桜の木の下に座り、手をつなぐのりたまくんと準くん
絵物語特別編2:桜の木の下で 〜5周年記念
 絵:Meteor  文:Meteor
 特別ゲスト:同じく5年を迎えた「しとら」の看板息子のりたまくん (C)あしべるさん


 「準くーん。春が来たよ」
 外で仲良しの森下敬之(もりした のりゆき)くんことのりたまくんが呼んでいます。
 「え、何が来たって?」
 準くんは、表に出ました。
 「春が来たんだよ。いっしょに花見に行こう」
 「うん」
 のりたまくんは、準くんの手を引っ張ると、公園にやってきました。
 桜は、今が満開です。
 「この木がいちばんおっきいんだよ」
 のりたまくんに促されて、ふたりは一本の桜の木の根本に、ぺたんと座りました。
 「あー。萩の月と奥久慈のお茶持ってくればよかったねえ」
 「?。そ、そうだね」
 準くんは、よくわからないままうなずきました。
 「きれいだねえ」
 準くんが言いました。
 「うん。きれいだねえ」
 のりたまくんも言いました。なんとものどかな気分です。

 風が吹くと、こぼれるように花びらが舞いました。
 「きれいだけど…もう散っちゃうんだね」
 準くんが、寂しそうに言いました。
 「そうだね…」
 のりたまくんは、準くんの手をぎゅっと握りました。
 「でも、来年また会えるよ」
 「うん」
 「この木は、ぼくや準くんが生まれる前からずっと、春になったらきれいな花を咲かせてきたんだね」
 「そうだね。そして、これからもずっとだね」
 「うん。桜の季節じゃなくても、この木はいつもずっとここにいてくれるんだよね」
 見上げれば、覆い被さるような花、そして、枝。ふたりは、なんとも言えない安心感を覚えました。
 「ぼくたちも、ずっと仲良しでいようね」
 準くんが、のりたまくんの手を握り返しました。
 「もちろんだよ」
 のりたまくんはにこっと笑いました。

 限りがあるからこそ、たいせつないのち。お互いの手のぬくもりを感じながら、桜の木が教えてくれた、たいせつなことをかみしめるふたりなのでした。
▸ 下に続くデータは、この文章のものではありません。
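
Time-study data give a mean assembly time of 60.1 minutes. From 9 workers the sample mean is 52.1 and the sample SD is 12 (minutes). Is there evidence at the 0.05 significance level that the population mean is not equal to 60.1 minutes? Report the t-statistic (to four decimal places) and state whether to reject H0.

H0: μ = 60.1; H1: μ ≠ 60.1 (one-sample t-test, two-sided).
t = (x̄ − μ₀)/(s/√n) = (52.1 − 60.1)/(12/√9) = -2.0000
df = n − 1 = 8
Two-sided p-value ≈ 0.0805
Since p ≈ 0.0805 > α = 0.05, fail to reject H0; the data do not provide sufficient evidence against H0.

t = -2.0000; fail to reject H0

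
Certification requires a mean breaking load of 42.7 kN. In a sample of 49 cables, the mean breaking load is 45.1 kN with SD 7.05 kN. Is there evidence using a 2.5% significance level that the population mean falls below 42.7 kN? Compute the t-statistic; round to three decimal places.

H0: μ = 42.7; H1: μ < 42.7 (one-sample t-test, left-tailed).
t = (x̄ − μ₀)/(s/√n) = (45.1 − 42.7)/(7.05/√49) = 2.383
df = n − 1 = 48
p-value = P(T ≤ 2.383) ≈ 0.989
Since p ≈ 0.989 > α = 0.025, fail to reject H0; the evidence is not statistically significant.

2.383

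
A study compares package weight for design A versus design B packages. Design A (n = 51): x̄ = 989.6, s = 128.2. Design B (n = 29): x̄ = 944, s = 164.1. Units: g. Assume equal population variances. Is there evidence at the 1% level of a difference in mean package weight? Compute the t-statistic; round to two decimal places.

1.38

Let group 1 = design A, group 2 = design B. H0: μ_1 = μ_2; H1: μ_1 ≠ μ_2 (two-sample pooled-variance t-test, two-sided).
s_p² = [(51−1)·128.2² + (29−1)·164.1²]/(51+29−2) = 20202.2
t = (989.6 − 944)/√[20202.2·(1/51 + 1/29)] = 1.38
df = n₁ + n₂ − 2 = 78
Two-sided p-value ≈ 0.172
Since p ≈ 0.172 > α = 0.01, fail to reject H0; the evidence is not statistically significant.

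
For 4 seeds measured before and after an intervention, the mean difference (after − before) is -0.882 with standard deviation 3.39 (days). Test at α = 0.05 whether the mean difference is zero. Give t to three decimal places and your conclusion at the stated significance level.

H0: μ_d = 0; H1: μ_d ≠ 0 (paired t-test on the differences, two-sided).
t = d̄/(s_d/√n) = -0.882/(3.39/√4) = -0.520
df = n − 1 = 3
Two-sided p-value ≈ 0.6388
Since p ≈ 0.6388 > α = 0.05, fail to reject H0; the data do not provide sufficient evidence against H0.

t = -0.520; fail to reject H0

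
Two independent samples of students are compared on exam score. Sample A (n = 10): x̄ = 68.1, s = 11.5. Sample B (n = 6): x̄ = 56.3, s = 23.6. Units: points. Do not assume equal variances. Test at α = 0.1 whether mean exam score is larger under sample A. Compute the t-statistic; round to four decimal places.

1.1458

Let group 1 = sample A, group 2 = sample B. H0: μ_1 = μ_2; H1: μ_1 > μ_2 (Welch's two-sample t-test, right-tailed).
t = (x̄_1 − x̄_2)/√(s_1²/n_1 + s_2²/n_2) = (68.1 − 56.3)/√(11.5²/10 + 23.6²/6) = 1.1458
Welch–Satterthwaite df ≈ 6.45
p-value = P(T ≥ 1.1458) ≈ 0.1463
Since p ≈ 0.1463 > α = 0.1, fail to reject H0; the evidence is not statistically significant.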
 おかげさまで、遊来星図書室は3月21日、5周年を迎えることができました。

 恒例の記念絵、今年も桜の季節に合わせて、満開の花を描きました。
 特別ゲストとして、あしべるさんちののりたまくんを描かせてもらいました。よその子で、うちのトップに登場したのは、Sundewさんちの蛍くんに次いで二人目です。ちゃんとのりたまくんに見えるのでしょうか?。のりたまくんの特徴は、頭の上にぴょんと立った髪の毛(通称:のりたまくんの触角?!)、大きな瞳、そして、見えそうなぶかぶかの服(…今回、パンツ見えちゃってますけど、あしべるさんも描いたことあるし、うちならおっけーかなと(^^;)ですが、もっと重要なポイントがあるのです。Sundewさんも同感だって言ってましたが、顔の輪郭に個性を感じるのですよ。”斜め顔”って呼んでいますが、この絵の角度で、蛍くんや準は反対側の耳が見えるのですが、のりたまくんは見えないのです。で、そちら側の輪郭が、何とも言えない微妙なカーブを描いていて、難しいのです。蛍くんや準、そして、ほかのオリキャラくんたちと比べてみてください。チャームポイントだけに、力を入れて描きましたが、いかがでしょうか?。あしべるさんには、同人誌とかでよく準を描いていただくのですが、主催者としての立場上、のりたまくんだけ描くわけにはいかないので申し訳なく思っていましたので、こうして大事な場面で描くことができてよかったと思います。あらためて、この子のかわいさを味わうことができました。みんな自分のオリキャラくんを愛していますが、あしべるさんののりたまくんに対する想いは特別なように感じます。あしべるさんのなかののりたまくんのイメージを壊さないように、また描いてみたいなあと思いました。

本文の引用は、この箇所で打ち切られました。